Chantier executé avec GTM

I - La destruction de l’ancien pont.

A l’origine du projet, l’ancien pont devait être détruit par découpage de la dalle et en enlevant les poutres en acier existantes. Lors d’une visite de chantier, nous avons constaté que le pont était dans un état de corrosion avancé ne permettant pas la destruction envisagée (les éclisses de fixation des âmes étaient excessivement corrodées).
Sur notre conseil, le choix de faire sauter le pont est devenu incontournable et la méthode la plus sûre pour ne pas abimer les culée existantes (voir photos et vidéo).

II - Présentation du nouveau pont.

Ce nouveau pont en structure bois béton est unique en France et remplace un pont métallique de la seconde guerre mondiale, construit à l’époque par le génie militaire français. Il permet, avec sa portée de 21.5m, de franchir la Tinée, une large rivière qui rejoint le fleuve Var dans les Alpes-Maritimes. Le pont repose d’une part sur une arche en pierre de taille et d’autre part sur une culée maçonnée, par l’intermédiaire de deux sommiers en béton armé.
Techniquement, ce pont est constitué d’une dalle en béton armé reposant sur 5 poutres en bois tirantées. Transversalement, l’ouvrage est contreventé par un système de pièces de ponts en bois et de croix de Saint-André en acier.
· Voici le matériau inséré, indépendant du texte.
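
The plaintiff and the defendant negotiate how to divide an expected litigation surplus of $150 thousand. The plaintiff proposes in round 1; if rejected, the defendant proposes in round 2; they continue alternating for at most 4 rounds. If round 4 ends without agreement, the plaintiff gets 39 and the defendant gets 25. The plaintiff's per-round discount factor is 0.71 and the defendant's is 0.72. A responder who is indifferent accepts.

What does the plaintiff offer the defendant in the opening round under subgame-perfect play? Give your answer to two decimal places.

Round 4 (the defendant proposes): the plaintiff gets 39 if talks fail, so the defendant offers 39 and keeps 111.
Round 3 (the plaintiff proposes): the defendant can get 111 next round, worth 0.72 × 111 = 79.92 now; the plaintiff offers that and keeps 70.08.
Round 2 (the defendant proposes): the plaintiff can get 70.08 next round, worth 0.71 × 70.08 = 49.7568 now, so the defendant offers 49.7568, keeping 100.2432.
Round 1 (the plaintiff proposes): the defendant can get 100.2432 next round, worth 0.72 × 100.2432 = 72.175104 now. The plaintiff offers 72.175104 and keeps 150 − 72.175104 = 77.824896.

72.18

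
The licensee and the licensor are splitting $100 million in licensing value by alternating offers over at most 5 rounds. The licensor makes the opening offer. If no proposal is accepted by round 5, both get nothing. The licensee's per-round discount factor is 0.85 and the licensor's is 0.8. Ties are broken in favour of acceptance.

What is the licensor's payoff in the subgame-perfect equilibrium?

71.44

Round 5 (the licensor proposes): rejection yields 0 for the licensee; the licensor offers 0 and keeps 100.
Round 4 (the licensee proposes): the licensor can get 100 next round, worth 0.8 × 100 = 80 now; the licensee offers that and keeps 20.
Round 3 (the licensor proposes): the licensee can get 20 next round, worth 0.85 × 20 = 17 now, so the licensor offers 17, keeping 83.
Round 2 (the licensee proposes): the licensor can get 83 next round, worth 0.8 × 83 = 66.4 now; the licensee offers that and keeps 33.6.
Round 1 (the licensor proposes): the licensee can get 33.6 next round, worth 0.85 × 33.6 = 28.56 now. The licensor offers 28.56 and keeps 100 − 28.56 = 71.44.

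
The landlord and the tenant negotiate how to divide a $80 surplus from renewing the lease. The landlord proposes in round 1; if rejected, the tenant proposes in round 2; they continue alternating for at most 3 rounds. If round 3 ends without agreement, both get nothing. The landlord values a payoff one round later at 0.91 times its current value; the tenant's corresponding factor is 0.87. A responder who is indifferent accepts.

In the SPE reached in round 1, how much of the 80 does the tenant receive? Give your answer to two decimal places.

6.26

Round 3 (the landlord proposes): rejection yields 0 for the tenant; the landlord offers 0 and keeps 80.
Round 2 (the tenant proposes): the landlord can get 80 next round, worth 0.91 × 80 = 72.8 now. The tenant offers 72.8 and keeps 80 − 72.8 = 7.2.
Round 1 (the landlord proposes): the tenant can get 7.2 next round, worth 0.87 × 7.2 = 6.264 now, so the landlord offers 6.264, keeping 73.736.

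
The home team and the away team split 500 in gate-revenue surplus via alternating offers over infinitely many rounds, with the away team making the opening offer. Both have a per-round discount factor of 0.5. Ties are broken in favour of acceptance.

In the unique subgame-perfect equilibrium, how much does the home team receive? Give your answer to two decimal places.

When the away team proposes, the home team accepts any offer worth at least 0.5 times what the home team would get by proposing next round; and vice versa.
This gives x = 500 − 0.5y and y = 500 − 0.5x, where x and y are each side's share when it proposes.
Hence (1 − 0.5·0.5)x = 500(1 − 0.5), i.e. 0.75·x = 250.
x ≈ 333.3333; the home team's share is 500 − x ≈ 166.6667.

166.67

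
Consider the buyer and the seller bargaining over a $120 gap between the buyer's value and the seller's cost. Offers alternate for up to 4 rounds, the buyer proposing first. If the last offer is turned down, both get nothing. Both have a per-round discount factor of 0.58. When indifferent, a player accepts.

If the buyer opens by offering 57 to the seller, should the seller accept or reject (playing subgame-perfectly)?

Round 4 (the seller proposes): rejection yields 0 for the buyer; the seller offers 0 and keeps 120.
Round 3 (the buyer proposes): the seller can get 120 next round, worth 0.58 × 120 = 69.6 now; the buyer offers that and keeps 50.4.
Round 2 (the seller proposes): the buyer can get 50.4 next round, worth 0.58 × 50.4 = 29.232 now. The seller offers 29.232 and keeps 120 − 29.232 = 90.768.
So by rejecting in round 1, the seller gets 90.768 next round, worth 0.58 × 90.768 = 52.64544 now.
Offer 57 ≥ 52.64544, so the seller accepts.

Accept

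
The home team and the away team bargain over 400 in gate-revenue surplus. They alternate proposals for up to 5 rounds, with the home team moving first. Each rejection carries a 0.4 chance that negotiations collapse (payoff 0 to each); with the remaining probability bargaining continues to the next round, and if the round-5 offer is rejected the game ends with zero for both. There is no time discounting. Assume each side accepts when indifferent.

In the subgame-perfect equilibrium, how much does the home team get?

269.44

Round 5 (the home team proposes): rejection yields 0 for the away team; the home team offers 0 and keeps 400.
Round 4 (the away team proposes): rejecting gives the home team an expected 0.6 × 400 = 240; the away team offers that and keeps 160.
Round 3 (the home team proposes): rejecting gives the away team an expected 0.6 × 160 = 96, so the home team offers 96, keeping 304.
Round 2 (the away team proposes): rejecting gives the home team an expected 0.6 × 304 = 182.4; the away team offers that and keeps 217.6.
Round 1 (the home team proposes): rejecting gives the away team an expected 0.6 × 217.6 = 130.56, so the home team offers 130.56, keeping 269.44.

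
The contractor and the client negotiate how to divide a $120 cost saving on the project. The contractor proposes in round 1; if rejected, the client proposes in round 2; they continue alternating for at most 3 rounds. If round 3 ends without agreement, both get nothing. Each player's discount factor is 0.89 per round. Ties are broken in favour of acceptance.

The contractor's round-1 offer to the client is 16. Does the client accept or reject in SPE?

Round 3 (the contractor proposes): rejection yields 0 for the client; the contractor offers 0 and keeps 120.
Round 2 (the client proposes): the contractor can get 120 next round, worth 0.89 × 120 = 106.8 now; the client offers that and keeps 13.2.
So by rejecting in round 1, the client gets 13.2 next round, worth 0.89 × 13.2 = 11.748 now.
Offer 16 ≥ 11.748, so the client accepts.

Accept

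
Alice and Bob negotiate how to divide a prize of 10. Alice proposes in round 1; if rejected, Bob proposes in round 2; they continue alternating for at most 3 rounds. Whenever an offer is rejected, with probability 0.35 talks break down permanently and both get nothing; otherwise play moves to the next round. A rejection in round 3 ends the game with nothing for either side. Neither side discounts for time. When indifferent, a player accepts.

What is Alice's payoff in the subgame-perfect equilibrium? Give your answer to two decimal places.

7.73

Round 3 (Alice proposes): Bob will accept anything ≥ 0, so Alice offers 0 and keeps 10.
Round 2 (Bob proposes): rejecting gives Alice an expected 0.65 × 10 = 6.5. Bob offers 6.5 and keeps 10 − 6.5 = 3.5.
Round 1 (Alice proposes): rejecting gives Bob an expected 0.65 × 3.5 = 2.275; Alice offers that and keeps 7.725.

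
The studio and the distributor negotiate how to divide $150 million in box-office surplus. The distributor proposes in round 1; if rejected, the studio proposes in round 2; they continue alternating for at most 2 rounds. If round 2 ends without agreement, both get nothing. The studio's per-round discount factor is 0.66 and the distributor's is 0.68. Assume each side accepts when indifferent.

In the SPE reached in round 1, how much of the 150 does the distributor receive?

51

Round 2 (the studio proposes): the distributor will accept anything ≥ 0, so the studio offers 0 and keeps 150.
Round 1 (the distributor proposes): the studio can get 150 next round, worth 0.66 × 150 = 99 now. The distributor offers 99 and keeps 150 − 99 = 51.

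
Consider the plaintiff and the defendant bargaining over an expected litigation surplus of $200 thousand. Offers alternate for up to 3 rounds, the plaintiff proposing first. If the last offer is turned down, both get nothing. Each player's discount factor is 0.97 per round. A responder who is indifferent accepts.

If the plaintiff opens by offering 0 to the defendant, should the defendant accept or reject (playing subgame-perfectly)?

Reject

Round 3 (the plaintiff proposes): rejection yields 0 for the defendant; the plaintiff offers 0 and keeps 200.
Round 2 (the defendant proposes): the plaintiff can get 200 next round, worth 0.97 × 200 = 194 now, so the defendant offers 194, keeping 6.
So by rejecting in round 1, the defendant gets 6 next round, worth 0.97 × 6 = 5.82 now.
Offer 0 < 5.82, so the defendant rejects.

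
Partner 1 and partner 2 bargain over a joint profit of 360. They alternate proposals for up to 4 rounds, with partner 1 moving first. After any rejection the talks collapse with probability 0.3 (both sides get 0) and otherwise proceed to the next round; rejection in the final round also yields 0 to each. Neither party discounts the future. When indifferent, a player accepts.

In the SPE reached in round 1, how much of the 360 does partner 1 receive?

By backward induction:
Round 4 (partner 2 proposes): rejection yields 0 for partner 1; partner 2 offers 0 and keeps 360.
Round 3 (partner 1 proposes): rejecting gives partner 2 an expected 0.7 × 360 = 252, so partner 1 offers 252, keeping 108.
Round 2 (partner 2 proposes): rejecting gives partner 1 an expected 0.7 × 108 = 75.6; partner 2 offers that and keeps 284.4.
Round 1 (partner 1 proposes): rejecting gives partner 2 an expected 0.7 × 284.4 = 199.08; partner 1 offers that and keeps 160.92.

160.92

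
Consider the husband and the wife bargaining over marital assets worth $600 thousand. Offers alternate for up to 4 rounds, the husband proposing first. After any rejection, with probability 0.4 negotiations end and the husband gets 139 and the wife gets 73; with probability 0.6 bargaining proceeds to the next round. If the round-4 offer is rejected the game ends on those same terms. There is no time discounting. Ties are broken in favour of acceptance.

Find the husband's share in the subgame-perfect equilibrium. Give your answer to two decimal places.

350.07

By backward induction:
Round 4 (the wife proposes): the husband gets 139 if talks fail, so the wife offers 139 and keeps 461.
Round 3 (the husband proposes): rejecting gives the wife an expected 0.6 × 461 + 0.4 × 73 = 305.8. The husband offers 305.8 and keeps 600 − 305.8 = 294.2.
Round 2 (the wife proposes): rejecting gives the husband an expected 0.6 × 294.2 + 0.4 × 139 = 232.12. The wife offers 232.12 and keeps 600 − 232.12 = 367.88.
Round 1 (the husband proposes): rejecting gives the wife an expected 0.6 × 367.88 + 0.4 × 73 = 249.928. The husband offers 249.928 and keeps 600 − 249.928 = 350.072.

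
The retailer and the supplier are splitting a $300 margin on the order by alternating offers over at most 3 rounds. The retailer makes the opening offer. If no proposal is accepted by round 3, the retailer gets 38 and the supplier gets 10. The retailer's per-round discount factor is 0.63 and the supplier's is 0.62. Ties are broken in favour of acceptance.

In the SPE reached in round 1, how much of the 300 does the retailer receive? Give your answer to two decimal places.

Round 3 (the retailer proposes): the supplier gets 10 if talks fail, so the retailer offers 10 and keeps 290.
Round 2 (the supplier proposes): the retailer can get 290 next round, worth 0.63 × 290 = 182.7 now; the supplier offers that and keeps 117.3.
Round 1 (the retailer proposes): the supplier can get 117.3 next round, worth 0.62 × 117.3 = 72.726 now; the retailer offers that and keeps 227.274.

227.27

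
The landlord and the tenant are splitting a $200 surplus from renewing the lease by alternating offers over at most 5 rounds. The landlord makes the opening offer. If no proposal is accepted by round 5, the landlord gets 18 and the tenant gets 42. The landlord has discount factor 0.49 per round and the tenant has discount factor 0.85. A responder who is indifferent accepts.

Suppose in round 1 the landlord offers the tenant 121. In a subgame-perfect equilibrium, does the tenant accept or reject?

Work out the tenant's continuation value if the offer is rejected.
Round 5 (the landlord proposes): the tenant gets 42 if talks fail, so the landlord offers 42 and keeps 158.
Round 4 (the tenant proposes): the landlord can get 158 next round, worth 0.49 × 158 = 77.42 now. The tenant offers 77.42 and keeps 200 − 77.42 = 122.58.
Round 3 (the landlord proposes): the tenant can get 122.58 next round, worth 0.85 × 122.58 = 104.193 now; the landlord offers that and keeps 95.807.
Round 2 (the tenant proposes): the landlord can get 95.807 next round, worth 0.49 × 95.807 = 46.94543 now. The tenant offers 46.94543 and keeps 200 − 46.94543 = 153.05457.
So by rejecting in round 1, the tenant gets 153.05457 next round, worth 0.85 × 153.05457 = 130.0963845 now.
Offer 121 < 130.0963845, so the tenant rejects.

Reject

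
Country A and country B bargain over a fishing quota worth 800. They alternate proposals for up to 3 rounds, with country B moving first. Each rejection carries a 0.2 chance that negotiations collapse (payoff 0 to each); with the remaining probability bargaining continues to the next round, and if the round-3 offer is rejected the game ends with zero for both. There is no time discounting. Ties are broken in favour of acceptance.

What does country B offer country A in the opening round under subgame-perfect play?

128

By backward induction:
Round 3 (country B proposes): rejection yields 0 for country A; country B offers 0 and keeps 800.
Round 2 (country A proposes): rejecting gives country B an expected 0.8 × 800 = 640, so country A offers 640, keeping 160.
Round 1 (country B proposes): rejecting gives country A an expected 0.8 × 160 = 128; country B offers that and keeps 672.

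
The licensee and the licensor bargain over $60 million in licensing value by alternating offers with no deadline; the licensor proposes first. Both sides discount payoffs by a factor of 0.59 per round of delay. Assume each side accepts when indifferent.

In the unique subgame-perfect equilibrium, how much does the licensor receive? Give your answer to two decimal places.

When the licensor proposes, the licensee accepts any offer worth at least 0.59 times what the licensee would get by proposing next round; and vice versa.
This gives x = 60 − 0.59y and y = 60 − 0.59x, where x and y are each side's share when it proposes.
Hence (1 − 0.59·0.59)x = 60(1 − 0.59), i.e. 0.6519·x = 24.6.
x ≈ 37.7358; the licensee's share is 60 − x ≈ 22.2642.

37.74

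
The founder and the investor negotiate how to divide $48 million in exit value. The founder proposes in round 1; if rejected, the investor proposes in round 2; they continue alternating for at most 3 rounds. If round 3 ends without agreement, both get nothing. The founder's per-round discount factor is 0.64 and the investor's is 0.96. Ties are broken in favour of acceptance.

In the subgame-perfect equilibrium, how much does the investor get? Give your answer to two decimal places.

16.59

Solve by backward induction from round 3.
Round 3 (the founder proposes): rejection yields 0 for the investor; the founder offers 0 and keeps 48.
Round 2 (the investor proposes): the founder can get 48 next round, worth 0.64 × 48 = 30.72 now, so the investor offers 30.72, keeping 17.28.
Round 1 (the founder proposes): the investor can get 17.28 next round, worth 0.96 × 17.28 = 16.5888 now; the founder offers that and keeps 31.4112.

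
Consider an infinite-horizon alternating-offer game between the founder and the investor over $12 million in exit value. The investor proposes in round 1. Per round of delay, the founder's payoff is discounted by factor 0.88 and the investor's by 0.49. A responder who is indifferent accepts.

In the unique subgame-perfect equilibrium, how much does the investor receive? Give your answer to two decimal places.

2.53

When the investor proposes, the founder accepts any offer worth at least 0.88 times what the founder would get by proposing next round; and vice versa.
This gives x = 12 − 0.88y and y = 12 − 0.49x, where x and y are each side's share when it proposes.
Hence (1 − 0.88·0.49)x = 12(1 − 0.88), i.e. 0.5688·x = 1.44.
x ≈ 2.5316; the founder's share is 12 − x ≈ 9.4684.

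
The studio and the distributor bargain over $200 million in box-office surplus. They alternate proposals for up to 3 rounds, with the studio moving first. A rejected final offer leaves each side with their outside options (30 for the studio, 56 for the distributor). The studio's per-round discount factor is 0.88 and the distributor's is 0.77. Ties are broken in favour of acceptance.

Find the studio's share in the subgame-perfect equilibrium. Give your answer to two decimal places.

143.57

Round 3 (the studio proposes): the distributor gets 56 if talks fail, so the studio offers 56 and keeps 144.
Round 2 (the distributor proposes): the studio can get 144 next round, worth 0.88 × 144 = 126.72 now, so the distributor offers 126.72, keeping 73.28.
Round 1 (the studio proposes): the distributor can get 73.28 next round, worth 0.77 × 73.28 = 56.4256 now. The studio offers 56.4256 and keeps 200 − 56.4256 = 143.5744.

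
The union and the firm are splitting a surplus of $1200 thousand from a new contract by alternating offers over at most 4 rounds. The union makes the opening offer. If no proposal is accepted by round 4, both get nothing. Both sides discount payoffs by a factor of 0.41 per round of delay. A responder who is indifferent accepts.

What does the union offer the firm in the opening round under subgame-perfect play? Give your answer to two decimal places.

Round 4 (the firm proposes): the union will accept anything ≥ 0, so the firm offers 0 and keeps 1200.
Round 3 (the union proposes): the firm can get 1200 next round, worth 0.41 × 1200 = 492 now. The union offers 492 and keeps 1200 − 492 = 708.
Round 2 (the firm proposes): the union can get 708 next round, worth 0.41 × 708 = 290.28 now, so the firm offers 290.28, keeping 909.72.
Round 1 (the union proposes): the firm can get 909.72 next round, worth 0.41 × 909.72 = 372.9852 now. The union offers 372.9852 and keeps 1200 − 372.9852 = 827.0148.

372.99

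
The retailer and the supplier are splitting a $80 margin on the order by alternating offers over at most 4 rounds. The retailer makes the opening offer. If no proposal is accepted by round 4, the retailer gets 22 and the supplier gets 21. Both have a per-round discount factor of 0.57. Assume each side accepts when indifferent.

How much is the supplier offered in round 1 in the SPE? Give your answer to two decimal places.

30.35

Round 4 (the supplier proposes): the retailer gets 22 if talks fail, so the supplier offers 22 and keeps 58.
Round 3 (the retailer proposes): the supplier can get 58 next round, worth 0.57 × 58 = 33.06 now. The retailer offers 33.06 and keeps 80 − 33.06 = 46.94.
Round 2 (the supplier proposes): the retailer can get 46.94 next round, worth 0.57 × 46.94 = 26.7558 now, so the supplier offers 26.7558, keeping 53.2442.
Round 1 (the retailer proposes): the supplier can get 53.2442 next round, worth 0.57 × 53.2442 = 30.349194 now; the retailer offers that and keeps 49.650806.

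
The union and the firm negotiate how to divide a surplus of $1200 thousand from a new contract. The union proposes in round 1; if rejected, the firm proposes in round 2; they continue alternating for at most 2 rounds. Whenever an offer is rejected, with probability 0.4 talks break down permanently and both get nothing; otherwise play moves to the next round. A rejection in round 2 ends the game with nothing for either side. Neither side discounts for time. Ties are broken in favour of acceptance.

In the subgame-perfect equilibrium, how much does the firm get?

720

By backward induction:
Round 2 (the firm proposes): the union will accept anything ≥ 0, so the firm offers 0 and keeps 1200.
Round 1 (the union proposes): rejecting gives the firm an expected 0.6 × 1200 = 720, so the union offers 720, keeping 480.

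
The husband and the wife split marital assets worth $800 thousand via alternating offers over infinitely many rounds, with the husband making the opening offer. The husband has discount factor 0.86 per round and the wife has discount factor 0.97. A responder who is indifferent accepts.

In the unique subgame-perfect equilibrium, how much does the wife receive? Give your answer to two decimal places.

Let x be the husband's share when the husband proposes and y be the wife's share when the wife proposes.
The wife accepts iff offered ≥ 0.97·y, so x = 800 − 0.97y. Symmetrically y = 800 − 0.86x.
Substituting: x = 800 − 0.97(800 − 0.86x), giving x(1 − 0.86·0.97) = 800(1 − 0.97).
So x = 800 × 0.03 / 0.1658 ≈ 144.7527, and the wife receives 800 − x ≈ 655.2473.

655.25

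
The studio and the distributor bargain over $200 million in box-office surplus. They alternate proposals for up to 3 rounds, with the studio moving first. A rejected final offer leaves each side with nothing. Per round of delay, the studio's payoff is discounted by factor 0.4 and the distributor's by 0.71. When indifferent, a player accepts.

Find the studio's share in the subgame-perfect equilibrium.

114.8

Round 3 (the studio proposes): the distributor will accept anything ≥ 0, so the studio offers 0 and keeps 200.
Round 2 (the distributor proposes): the studio can get 200 next round, worth 0.4 × 200 = 80 now, so the distributor offers 80, keeping 120.
Round 1 (the studio proposes): the distributor can get 120 next round, worth 0.71 × 120 = 85.2 now; the studio offers that and keeps 114.8.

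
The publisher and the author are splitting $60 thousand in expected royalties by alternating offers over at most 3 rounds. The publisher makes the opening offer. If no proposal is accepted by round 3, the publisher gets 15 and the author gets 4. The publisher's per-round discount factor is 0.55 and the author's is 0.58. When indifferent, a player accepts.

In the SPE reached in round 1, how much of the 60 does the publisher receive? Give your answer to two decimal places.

Round 3 (the publisher proposes): the author gets 4 if talks fail, so the publisher offers 4 and keeps 56.
Round 2 (the author proposes): the publisher can get 56 next round, worth 0.55 × 56 = 30.8 now. The author offers 30.8 and keeps 60 − 30.8 = 29.2.
Round 1 (the publisher proposes): the author can get 29.2 next round, worth 0.58 × 29.2 = 16.936 now; the publisher offers that and keeps 43.064.

43.06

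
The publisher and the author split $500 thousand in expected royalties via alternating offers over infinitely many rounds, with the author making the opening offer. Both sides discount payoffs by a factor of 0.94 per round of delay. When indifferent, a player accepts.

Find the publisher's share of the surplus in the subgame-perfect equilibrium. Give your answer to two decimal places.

242.27

In a stationary SPE each proposer offers the other exactly their discounted continuation value.
If the author keeps x when proposing and the publisher keeps y when proposing, then x = 500 − 0.94y and y = 500 − 0.94x.
Solving: x = 500(1 − 0.94) / (1 − 0.94·0.94) = 30 / 0.1164 ≈ 257.7320.
The publisher gets 500 − 257.7320 ≈ 242.2680.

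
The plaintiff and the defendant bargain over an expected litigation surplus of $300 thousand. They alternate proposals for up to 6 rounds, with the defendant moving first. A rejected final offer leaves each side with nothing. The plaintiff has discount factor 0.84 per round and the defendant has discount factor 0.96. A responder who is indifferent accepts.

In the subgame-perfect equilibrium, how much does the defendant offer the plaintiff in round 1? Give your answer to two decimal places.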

III – Etudes techniques et modélisations


L’ouvrage était initialement mixte bois/béton.
De manière à éviter les efforts parasites du fait des problèmes de déformations dus à l’humidité, la température et autre,  nous avons décidé de ne pas faire travailler la structure en mixte. Par contre, nous avons conçu  une liaison entre les deux matériaux de manière à contreventer et rigidifier l’ensemble poutres bois et  hourdis. (voir schéma)
 

Principe de fixation du hourdis sur les poutres bois:

 Principe de fixation du hourdis sur les poutres bois:

A mi porté de l’ouvrage, un profilé est totalement fixé aux poutres et ne permet aucun déplacement. De part et d’autre de cet axe, des trous oblongs vont par contre permettre des mouvements longitudinaux entre le hourdis et les poutres en bois. Ce principe permet non seulement de contreventer transversalement les poutres, mais aussi de libérer les déformations longitudinales du hourdis.

 

Le projet a été étudié sous Ansys en prenant en compte cette liaison.

Le projet a été étudié sous Ansys en prenant en compte cette liaison.